Quanto à construção de sentido em um ambiente de mudança nas

relações de trabalho, vimos que se dá em novas bases, no campo da

fronteira de relacionamento sistema/ambiente e sistema/sistema. A

construção de sentido é influenciada pela própria auto-referencialidade e em

interação com as informações emanadas pelo ambiente. Aparece como uma

seleção, resultante de cognição, na busca de reduzir a complexidade. É um

149

150

processo circular, dialógico, que se dá, quase sempre, à margem das redes

oficiais de comunicação. Por isso, não é possível afirmar que essas

mudanças só geram reações negativas, uma vez que foi possível perceber,

nesse processo de cognitivo de percepção, interpretação e seleção, que

alguns mecanismos e comportamentos podem emergir, como a adaptação

evolutiva, o distanciamento irônico, a libertação criativa e até mesmo a

anulação ou a eliminação, dependendo da estrutura do sistema em

determinado momento.

A partir da autopoiese, via determinismo estrutural, foi possível

identificar o recurso à auto-referencialidade e à identidade como reação às

mudanças. Ainda que em um sistema a estrutura mude o tempo todo, num

processo de adaptação às modificações também contínuas do ambiente, o

invariante, aqui, seria organização. Se desestruturada, pode levar o sistema

à extinção, mediante perda da identidade.

Condenamos, aqui, contudo, as abordagens que, desde uma

perspectiva da racionalidade linear e econômica, que se apropria dos

conceitos darwinistas e os reescreve em sua face social, justificam

processos de exclusão, de descarte, como processos de seleção natural, na

qual só sobrevivem os aptos e competentes predadores.
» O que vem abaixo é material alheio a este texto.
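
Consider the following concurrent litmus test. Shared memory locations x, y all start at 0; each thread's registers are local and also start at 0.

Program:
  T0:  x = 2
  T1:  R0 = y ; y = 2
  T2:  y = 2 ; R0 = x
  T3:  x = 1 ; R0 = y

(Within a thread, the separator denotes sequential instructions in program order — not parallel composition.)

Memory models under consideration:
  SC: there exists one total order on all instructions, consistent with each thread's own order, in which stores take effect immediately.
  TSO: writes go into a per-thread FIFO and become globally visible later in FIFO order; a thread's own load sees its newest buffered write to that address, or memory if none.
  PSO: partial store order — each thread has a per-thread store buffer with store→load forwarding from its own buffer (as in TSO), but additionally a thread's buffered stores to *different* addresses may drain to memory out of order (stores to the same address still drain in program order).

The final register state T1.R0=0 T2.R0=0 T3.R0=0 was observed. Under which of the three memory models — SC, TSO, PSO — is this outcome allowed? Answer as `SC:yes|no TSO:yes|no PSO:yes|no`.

outcome vector order: (T1.R0,T2.R0,T3.R0)
SC: 10 outcomes — {<0 0 2>; <0 1 0>; <0 1 2>; <0 2 0>; <0 2 2>; <2 0 2>; <2 1 0>; <2 1 2>; <2 2 0>; <2 2 2>}
TSO: 12 outcomes — {<0 0 0>; <0 0 2>; <0 1 0>; <0 1 2>; <0 2 0>; <0 2 2>; <2 0 0>; <2 0 2>; <2 1 0>; <2 1 2>; <2 2 0>; <2 2 2>}
PSO: 12 outcomes — {<0 0 0>; <0 0 2>; <0 1 0>; <0 1 2>; <0 2 0>; <0 2 2>; <2 0 0>; <2 0 2>; <2 1 0>; <2 1 2>; <2 2 0>; <2 2 2>}
target <0 0 0> ∈ {TSO,PSO}

SC:no TSO:yes PSO:yes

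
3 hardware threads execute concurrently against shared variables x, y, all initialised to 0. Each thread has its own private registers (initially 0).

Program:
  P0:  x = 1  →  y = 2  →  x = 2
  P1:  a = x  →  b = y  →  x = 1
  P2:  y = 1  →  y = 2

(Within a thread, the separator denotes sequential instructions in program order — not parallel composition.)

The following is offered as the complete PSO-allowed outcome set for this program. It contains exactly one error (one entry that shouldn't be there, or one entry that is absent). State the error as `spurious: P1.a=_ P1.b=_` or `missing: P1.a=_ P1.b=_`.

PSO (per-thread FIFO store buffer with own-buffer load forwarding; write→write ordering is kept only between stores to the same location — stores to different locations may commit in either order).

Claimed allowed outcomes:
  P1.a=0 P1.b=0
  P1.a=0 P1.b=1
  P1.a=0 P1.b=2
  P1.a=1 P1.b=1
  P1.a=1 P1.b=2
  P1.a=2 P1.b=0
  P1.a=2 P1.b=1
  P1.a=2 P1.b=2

missing: P1.a=1 P1.b=0

outcome vector order: (P1.a,P1.b)
[PSO] allowed = {0/0, 0/1, 0/2, 1/0, 1/1, 1/2, 2/0, 2/1, 2/2}
PSO∖claimed = {1/0}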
Também refutamos a tese de que as teorias e os métodos sistêmicos

ou cognitivos são conservadores porque reduzem a vida social e cultural às

lógicas da natureza, pois está justamente aí, na reaproximação com a

natureza, a possibilidade de nos redimirmos da opção limitadora que nos

separa do mundo e de nós mesmos.

Por fim, vale registrar que não objetivamos negar nem substituir as

teorias e os métodos tradicionais. Eles têm, ainda, sua utilidade e sua

validade. Mas acreditamos que, ao trazer novos enfoques e novos olhares

150

151

para o debate no campo da comunicação organizacional, estamos

contribuindo, ainda que de forma modesta, para a legitimação desse campo

nos estudos da comunicação e das organizações.